HUNDREDS of Trafford Council staff face months of uncertainty as bosses take the latest step towards farming out some of its services to private firms.
An executive meeting of the authority scheduled to be held on September 1, is likely to rubber stamp plans, as part of a joint venture, and in an effort to save 20 per cent by slashing up to £3m off part of its £15.5m revenue budget.
The venture is likely to see the hiving off of services including commercial and domestic waste, street cleaning, grounds and maintenance, bridges, traffic and transportation, road safety, street lighting and furniture, drainage, green space, the Let Estate, Corporate Landlord and the major projects teams.
The changes could also impact on 'back office' staff which support these services.
The effect of the changes could see the Trafford Council workforce dropping from its current 3,500 to 3,250, because 250 staff face transfer to the new business/businesses by July 2015.
Assurances have been given by the authority for staff transferring saying they would continue on the same pay and conditions, although there was no timeframe put on it.
The joint venture initiative plan came about as a result of planned budget cuts of up to £55 million over the next three years from a total budget £133 million.
The first stage of the venture announced earlier this year involved companies submitting possible solutions to running key services and delivering minimum savings of 20 per cent, deliver future efficiency savings, provide flexibility and protect jobs and maintain service standards.
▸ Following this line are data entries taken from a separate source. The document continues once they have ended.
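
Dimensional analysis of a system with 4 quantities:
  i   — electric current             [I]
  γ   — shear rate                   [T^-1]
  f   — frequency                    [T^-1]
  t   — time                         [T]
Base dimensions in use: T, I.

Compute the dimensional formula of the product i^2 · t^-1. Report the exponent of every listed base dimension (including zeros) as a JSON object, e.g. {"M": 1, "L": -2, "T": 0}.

Dimensional matrix (T×I by i×γ×f×t):
  T: [ 0 -1 -1  1]
  I: [ 1  0  0  0]
  [T]: (2)·0+(-1)·1 = -1
  [I]: (2)·1+(-1)·0 = 2
⇒ T^-1 I^2

{"T": -1, "I": 2}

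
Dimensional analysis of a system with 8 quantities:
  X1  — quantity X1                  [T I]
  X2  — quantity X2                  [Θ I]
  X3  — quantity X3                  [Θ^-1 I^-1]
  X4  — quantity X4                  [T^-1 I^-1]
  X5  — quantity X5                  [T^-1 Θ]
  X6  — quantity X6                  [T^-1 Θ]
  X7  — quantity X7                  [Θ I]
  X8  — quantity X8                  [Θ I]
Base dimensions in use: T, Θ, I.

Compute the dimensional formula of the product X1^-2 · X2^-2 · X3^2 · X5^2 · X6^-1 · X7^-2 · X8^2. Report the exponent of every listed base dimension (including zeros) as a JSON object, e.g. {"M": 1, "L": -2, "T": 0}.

{"T": -3, "Θ": -3, "I": -6}

Write exponents as rows T,Θ,I / cols X1,X2,X3,X4,X5,X6,X7,X8:
  T: [ 1  0  0 -1 -1 -1  0  0]
  Θ: [ 0  1 -1  0  1  1  1  1]
  I: [ 1  1 -1 -1  0  0  1  1]
  [T]: (-2)·1+(-2)·0+(2)·0+(2)·-1+(-1)·-1+(-2)·0+(2)·0 = -3
  [Θ]: (-2)·0+(-2)·1+(2)·-1+(2)·1+(-1)·1+(-2)·1+(2)·1 = -3
  [I]: (-2)·1+(-2)·1+(2)·-1+(2)·0+(-1)·0+(-2)·1+(2)·1 = -6
⇒ T^-3 Θ^-3 I^-6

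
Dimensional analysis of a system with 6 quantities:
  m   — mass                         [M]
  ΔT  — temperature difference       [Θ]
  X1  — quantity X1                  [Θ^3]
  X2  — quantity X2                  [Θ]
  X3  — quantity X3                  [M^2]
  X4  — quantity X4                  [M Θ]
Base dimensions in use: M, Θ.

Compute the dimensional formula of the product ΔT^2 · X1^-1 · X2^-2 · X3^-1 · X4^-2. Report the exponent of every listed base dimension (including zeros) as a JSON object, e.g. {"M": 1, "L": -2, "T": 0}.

Write exponents as rows M,Θ / cols m,ΔT,X1,X2,X3,X4:
  M: [ 1  0  0  0  2  1]
  Θ: [ 0  1  3  1  0  1]
  [M]: (2)·0+(-1)·0+(-2)·0+(-1)·2+(-2)·1 = -4
  [Θ]: (2)·1+(-1)·3+(-2)·1+(-1)·0+(-2)·1 = -5
⇒ M^-4 Θ^-5

{"M": -4, "Θ": -5}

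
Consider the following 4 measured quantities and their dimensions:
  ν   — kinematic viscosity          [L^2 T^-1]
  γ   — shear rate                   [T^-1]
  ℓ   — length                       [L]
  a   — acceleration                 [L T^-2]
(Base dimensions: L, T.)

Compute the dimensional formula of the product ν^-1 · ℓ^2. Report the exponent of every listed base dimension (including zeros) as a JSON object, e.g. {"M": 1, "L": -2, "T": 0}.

Dimensional matrix (L×T by ν×γ×ℓ×a):
  L: [ 2  0  1  1]
  T: [-1 -1  0 -2]
  [L]: (-1)·2+(2)·1 = 0
  [T]: (-1)·-1+(2)·0 = 1
⇒ T

{"L": 0, "T": 1}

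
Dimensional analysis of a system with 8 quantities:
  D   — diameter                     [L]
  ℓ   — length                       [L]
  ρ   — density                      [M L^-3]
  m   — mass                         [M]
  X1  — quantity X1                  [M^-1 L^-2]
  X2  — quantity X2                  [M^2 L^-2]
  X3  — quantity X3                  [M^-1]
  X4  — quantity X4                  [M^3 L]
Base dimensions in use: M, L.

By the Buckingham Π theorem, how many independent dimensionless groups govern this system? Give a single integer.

6

Exponent matrix [M,L] × [D,ℓ,ρ,m,X1,X2,X3,X4]:
  M: [ 0  0  1  1 -1  2 -1  3]
  L: [ 1  1 -3  0 -2 -2  0  1]
Echelon form has 2 nonzero rows (pivots: D,ρ)
8 vars − rank 2 = 6 Π groups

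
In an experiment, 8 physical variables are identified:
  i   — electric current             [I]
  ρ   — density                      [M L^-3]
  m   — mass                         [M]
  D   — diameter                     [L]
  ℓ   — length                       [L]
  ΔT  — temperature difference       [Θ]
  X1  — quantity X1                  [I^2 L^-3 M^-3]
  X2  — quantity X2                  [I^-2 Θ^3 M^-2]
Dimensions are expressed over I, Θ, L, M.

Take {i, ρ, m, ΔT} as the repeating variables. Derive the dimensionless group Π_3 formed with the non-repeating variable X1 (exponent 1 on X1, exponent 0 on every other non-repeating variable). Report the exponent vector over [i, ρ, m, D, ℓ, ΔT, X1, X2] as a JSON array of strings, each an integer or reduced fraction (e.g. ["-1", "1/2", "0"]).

Exponent matrix [I,Θ,L,M] × [i,ρ,m,D,ℓ,ΔT,X1,X2]:
  I: [ 1  0  0  0  0  0  2 -2]
  Θ: [ 0  0  0  0  0  1  0  3]
  L: [ 0 -3  0  1  1  0 -3  0]
  M: [ 0  1  1  0  0  0 -3 -2]
Row reduction gives pivot columns i,ρ,m,ΔT; rank = 4
Pivot set = {i,ρ,m,ΔT}, free = {D,ℓ,X1,X2}
RREF:
  r0: [   1    0    0    0    0    0    2   -2]
  r1: [   0    1    0 -1/3 -1/3    0    1    0]
  r2: [   0    0    1  1/3  1/3    0   -4   -2]
  r3: [   0    0    0    0    0    1    0    3]
Fix exponent of X1 at 1, D at 0, ℓ at 0, X2 at 0; solve each RREF row for its pivot's exponent:
  r0: exp(i) + (2)·1 = 0 ⇒ exp(i) = -2
  r1: exp(ρ) + (1)·1 = 0 ⇒ exp(ρ) = -1
  r2: exp(m) + (-4)·1 = 0 ⇒ exp(m) = 4
  r3: exp(ΔT) + (0)·1 = 0 ⇒ exp(ΔT) = 0
Π_3 = i^-2 · ρ^-1 · m^4 · X1

["-2", "-1", "4", "0", "0", "0", "1", "0"]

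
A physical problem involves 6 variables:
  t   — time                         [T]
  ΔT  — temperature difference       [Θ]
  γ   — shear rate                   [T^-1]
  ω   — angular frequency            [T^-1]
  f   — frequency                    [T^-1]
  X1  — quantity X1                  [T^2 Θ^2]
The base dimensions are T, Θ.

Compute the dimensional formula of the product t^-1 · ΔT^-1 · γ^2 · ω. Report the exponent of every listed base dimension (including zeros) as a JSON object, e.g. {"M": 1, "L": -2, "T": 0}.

{"T": -4, "Θ": -1}

Dimensional matrix (T×Θ by t×ΔT×γ×ω×f×X1):
  T: [ 1  0 -1 -1 -1  2]
  Θ: [ 0  1  0  0  0  2]
  [T]: (-1)·1+(-1)·0+(2)·-1+(1)·-1 = -4
  [Θ]: (-1)·0+(-1)·1+(2)·0+(1)·0 = -1
⇒ T^-4 Θ^-1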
The decision on September 1, would move the authority onto the next stage, which will include consulting with community groups and getting more detailed bids from private firms.
At a press briefing, Trafford Council leader Cllr Sean Anstee said: "We have done this in a very open way. The challenge in Greater Manchester is how you can protect jobs and give some stability.
"The council recognised in the light of the continuing financial climate, that it must explore alternative options to enable it to continue providing the high standard of service our residents have come to expect."
"So far its been really, really positive and we will now move to the next stage."
Trafford Council said it would retain strategic oversight of any particular firm's performance and contracts could be ended without financial penalty to the authority.
While Trafford is leading the way, other local authorities within Greater Manchester are also looking at becoming part of the joint venture.